El bote emprendió de nuevo la marcha. Por desdicha, uno de los remos tropezó con la falsa boya y le dio la vuelta. Antes de que el evadido hubiese podido pensar en ocultarse y desaparecer, su cabeza rapada se había mostrado por encima del agua.

-¡Ya le tenemos!  -gritaron los marineros.

Juan se dejó sumergir y mientras los silbatos llamaban por todas partes a las dispersas embarcaciones, nadó entre dos aguas por el lado de la playa del Lazaret. Alejábase de este modo del lugar de la cita, pues esta playa se hallaba situada a la derecha, entrando en la gran rada, en tanto que el cabo Negro avanzaba por su izquierda. Pero esperaba engañar a sus perseguidores, dirigiéndose del lado menos propicio para su evasión.

Esto no obstante, debía llegar al sitio designado por el marsellés. Juan Morenas, en efecto, no tardó en volver sobre sus pasos. Las embarcaciones se cruzaban en torno de él, siéndole preciso a cada instante bucear para no ser visto. Por fin, sus hábiles maniobras lograron despistar a sus enemigos, y consiguió alejarse en buena dirección.

¿No sería ya demasiado tarde? Cansado por aquella larga lucha contra los hombres y contra los elementos, Juan se sentía desfallecer e iba perdiendo sus fuerzas. Muchas veces se cerraron sus ojos y su cabeza daba vueltas, como suele decirse; muchas veces sus manos se extendieron sin fuerzas y sus pies, pesados, se iban hacia el abismo...

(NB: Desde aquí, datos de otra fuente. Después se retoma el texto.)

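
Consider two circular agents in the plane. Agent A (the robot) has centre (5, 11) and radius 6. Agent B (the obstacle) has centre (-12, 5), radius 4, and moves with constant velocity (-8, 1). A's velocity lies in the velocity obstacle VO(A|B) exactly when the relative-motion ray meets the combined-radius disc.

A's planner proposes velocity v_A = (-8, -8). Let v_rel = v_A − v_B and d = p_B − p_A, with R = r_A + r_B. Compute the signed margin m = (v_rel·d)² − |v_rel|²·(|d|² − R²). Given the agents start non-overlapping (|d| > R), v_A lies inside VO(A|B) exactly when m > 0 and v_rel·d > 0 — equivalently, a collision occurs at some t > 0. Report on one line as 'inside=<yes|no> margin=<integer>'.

d = (-17, -6),  |d|² = 325;  R = 6+4 = 10,  c = 325−10² = 225
v_rel = (0, -9),  |v_rel|² = 81;  v_rel·d = (0)·(-17) + (-9)·(-6) = 54
81·t² − 108·t + 225 = 0  ⇒  m = 54² − 81·225 = -15309
m = -15309 < 0,  v_rel·d = 54 > 0  ⇒  outside

inside=no margin=-15309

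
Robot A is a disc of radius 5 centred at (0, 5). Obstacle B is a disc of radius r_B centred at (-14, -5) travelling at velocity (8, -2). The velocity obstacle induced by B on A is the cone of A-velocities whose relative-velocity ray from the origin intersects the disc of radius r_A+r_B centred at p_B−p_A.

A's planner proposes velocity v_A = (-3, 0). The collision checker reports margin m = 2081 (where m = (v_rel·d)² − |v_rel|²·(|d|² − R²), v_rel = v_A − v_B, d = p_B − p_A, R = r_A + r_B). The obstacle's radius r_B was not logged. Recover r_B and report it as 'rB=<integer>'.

m = 2081
d = (-14, -10);  v_rel = (-11, 2),  |v_rel|² = 125
v_rel×d = (-11)·(-10) − (2)·(-14) = 138
since m = R²·125 − 138²:  R² = (19044 + 2081) / 125 = 169
R = √169 = 13  ⇒  r_B = 13 − 5 = 8

rB=8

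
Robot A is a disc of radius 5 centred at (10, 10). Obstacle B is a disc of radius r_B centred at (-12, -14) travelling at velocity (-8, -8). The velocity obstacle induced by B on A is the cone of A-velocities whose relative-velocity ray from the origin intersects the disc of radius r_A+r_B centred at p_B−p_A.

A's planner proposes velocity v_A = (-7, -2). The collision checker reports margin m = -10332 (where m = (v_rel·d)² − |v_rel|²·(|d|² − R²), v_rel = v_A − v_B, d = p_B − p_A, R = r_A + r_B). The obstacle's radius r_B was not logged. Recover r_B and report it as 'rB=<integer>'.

m = -10332
d = (-22, -24);  v_rel = (1, 6),  |v_rel|² = 37
v_rel×d = (1)·(-24) − (6)·(-22) = 108
since m = R²·37 − 108²:  R² = (11664 + -10332) / 37 = 36
R = √36 = 6  ⇒  r_B = 6 − 5 = 1

rB=1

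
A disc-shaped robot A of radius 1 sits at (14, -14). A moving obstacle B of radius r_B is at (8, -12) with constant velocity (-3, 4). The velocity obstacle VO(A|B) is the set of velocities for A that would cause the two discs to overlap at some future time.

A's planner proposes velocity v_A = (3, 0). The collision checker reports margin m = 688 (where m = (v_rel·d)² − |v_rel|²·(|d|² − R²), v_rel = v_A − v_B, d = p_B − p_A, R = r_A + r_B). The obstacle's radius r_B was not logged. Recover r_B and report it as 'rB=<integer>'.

m = 688
d = (-6, 2);  v_rel = (6, -4),  |v_rel|² = 52
v_rel×d = (6)·(2) − (-4)·(-6) = -12
since m = R²·52 − (-12)²:  R² = (144 + 688) / 52 = 16
R = √16 = 4  ⇒  r_B = 4 − 1 = 3

rB=3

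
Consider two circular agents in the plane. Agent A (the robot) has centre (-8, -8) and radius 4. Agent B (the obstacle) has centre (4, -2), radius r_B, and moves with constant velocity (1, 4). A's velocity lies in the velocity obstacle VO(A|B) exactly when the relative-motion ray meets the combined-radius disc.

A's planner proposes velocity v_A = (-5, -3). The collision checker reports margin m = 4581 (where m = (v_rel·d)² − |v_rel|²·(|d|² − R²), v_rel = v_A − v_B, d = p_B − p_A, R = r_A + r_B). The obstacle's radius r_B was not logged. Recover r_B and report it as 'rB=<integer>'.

m = 4581
d = (12, 6);  v_rel = (-6, -7),  |v_rel|² = 85
v_rel×d = (-6)·(6) − (-7)·(12) = 48
since m = R²·85 − 48²:  R² = (2304 + 4581) / 85 = 81
R = √81 = 9  ⇒  r_B = 9 − 4 = 5

rB=5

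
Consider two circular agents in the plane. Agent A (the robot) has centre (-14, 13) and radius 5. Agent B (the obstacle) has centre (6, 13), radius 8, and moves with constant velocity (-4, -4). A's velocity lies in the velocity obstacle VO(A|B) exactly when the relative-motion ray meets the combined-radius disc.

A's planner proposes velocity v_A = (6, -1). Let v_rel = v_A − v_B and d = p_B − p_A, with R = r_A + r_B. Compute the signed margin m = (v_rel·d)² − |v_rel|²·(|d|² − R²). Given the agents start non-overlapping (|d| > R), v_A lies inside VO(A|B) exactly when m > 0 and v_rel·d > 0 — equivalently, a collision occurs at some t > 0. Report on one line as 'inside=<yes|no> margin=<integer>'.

d = (20, 0),  |d|² = 400;  R = 5+8 = 13,  c = 400−13² = 231
v_rel = (10, 3),  |v_rel|² = 109;  v_rel·d = (10)·(20) + (3)·(0) = 200
109·t² − 400·t + 231 = 0  ⇒  m = 200² − 109·231 = 14821
m = 14821 > 0,  v_rel·d = 200 > 0  ⇒  inside

inside=yes margin=14821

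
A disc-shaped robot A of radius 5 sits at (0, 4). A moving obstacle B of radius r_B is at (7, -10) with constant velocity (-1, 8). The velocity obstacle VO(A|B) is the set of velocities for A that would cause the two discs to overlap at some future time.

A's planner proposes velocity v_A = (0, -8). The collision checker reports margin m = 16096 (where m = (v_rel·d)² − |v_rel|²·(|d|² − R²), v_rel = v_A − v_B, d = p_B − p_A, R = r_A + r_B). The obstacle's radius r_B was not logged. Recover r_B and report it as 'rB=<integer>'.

m = 16096
d = (7, -14);  v_rel = (1, -16),  |v_rel|² = 257
v_rel×d = (1)·(-14) − (-16)·(7) = 98
since m = R²·257 − 98²:  R² = (9604 + 16096) / 257 = 100
R = √100 = 10  ⇒  r_B = 10 − 5 = 5

rB=5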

¿Por qué milagro consiguió llegar a tierra? Ni él mismo hubiera podido decirlo. Lo cierto es que llegó. De pronto, sintió el suelo firme. Se enderezó, dio algunos pasos inciertos, giró sobre sí mismo y volvió a caer desvanecido, pero fuera del alcance de las olas.

Cuando recobró los sentidos, un hombre estaba inclinado sobre él y aplicaba a sus labios el gollete de una cantimplora que contenía aguardiente.